Personal information
- Full name: Reed Anthony McKenna
- Date of birth: August 8, 1992 (age 33)
- Place of birth: Columbus, Ohio, U.S.
- Height: 1.78 m (5 ft 10 in)
- Position: Forward

Team information
- Current team: FC Mulhouse Portland

Youth career
- 2008–2010: Nomads SC
- 2010–2011: San Diego Surf

College career
- Years: Team / Apps / (Gls)
- 2011–2012: UCLA Bruins
- 2013–2014: UC Santa Barbara Gauchos

Senior career*
- Years: Team / Apps / (Gls)
- 2011–2012: Orange County Blue Star / 8 / (0)
- 2013–2014: Portland Timbers U23s / 11 / (1)
- 2015: Oklahoma City Energy FC / 2 / (0)
- 2016–2018: Ventura County Fusion / 10 / (5)
- 2018–2019: FC Mulhouse Portland / 9 / (4)

= Reed McKenna =

American soccer player (born 1992)

Reed Anthony McKenna (born August 8, 1992) is an American soccer player who currently plays for FC Mulhouse Portland in the National Premier Soccer League.
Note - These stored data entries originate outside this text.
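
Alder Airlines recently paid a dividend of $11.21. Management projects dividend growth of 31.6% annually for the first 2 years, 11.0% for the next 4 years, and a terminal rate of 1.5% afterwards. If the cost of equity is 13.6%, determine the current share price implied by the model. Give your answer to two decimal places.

Three-stage DDM. Project D₁…D_6; terminal Gordon value at t=6 with g = 0.015; discount at r = 0.136.
D_1 = 14.7524
D_2 = 19.4141
D_3 = 21.5497
D_4 = 23.9201
D_5 = 26.5513
D_6 = 29.4720
TV_6 = 29.9141/(0.136−0.015) = 247.2236
P₀ = Σ Dₜ/(1+r)ᵗ + TV_6/(1+r)^6 = 199.8729

$199.87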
== Early life and education ==
McKenna was born in Columbus, Ohio on August 8, 1992. His family relocated to Hawaii, where he attended Punahou School as a freshman and played on their varsity boys soccer team. He would later relocate with his family to San Diego, where McKenna attended Rancho Bernardo High School. He finished his high school career in San Diego and was named as an ESPN RISE first-team All-American.

He enrolled at the University of California, Los Angeles, where he played collegiate soccer. In his two seasons with the Bruins, he made 16 appearances.

After the 2012 season, McKenna transferred to University of California, Santa Barbara. During his time with the Gauchos men's soccer team, he made a total of 41 appearances and tallied four goals and two assists.

McKenna also played in the Premier Development League for Orange County Blue Star and Portland Timbers U23s while enrolled in college.

== Career ==
On March 12, 2015, McKenna signed a professional contract with USL club Oklahoma City Energy FC. Two months later, he made his professional debut in a 2–2 draw against Whitecaps FC 2. He made two appearances for the club.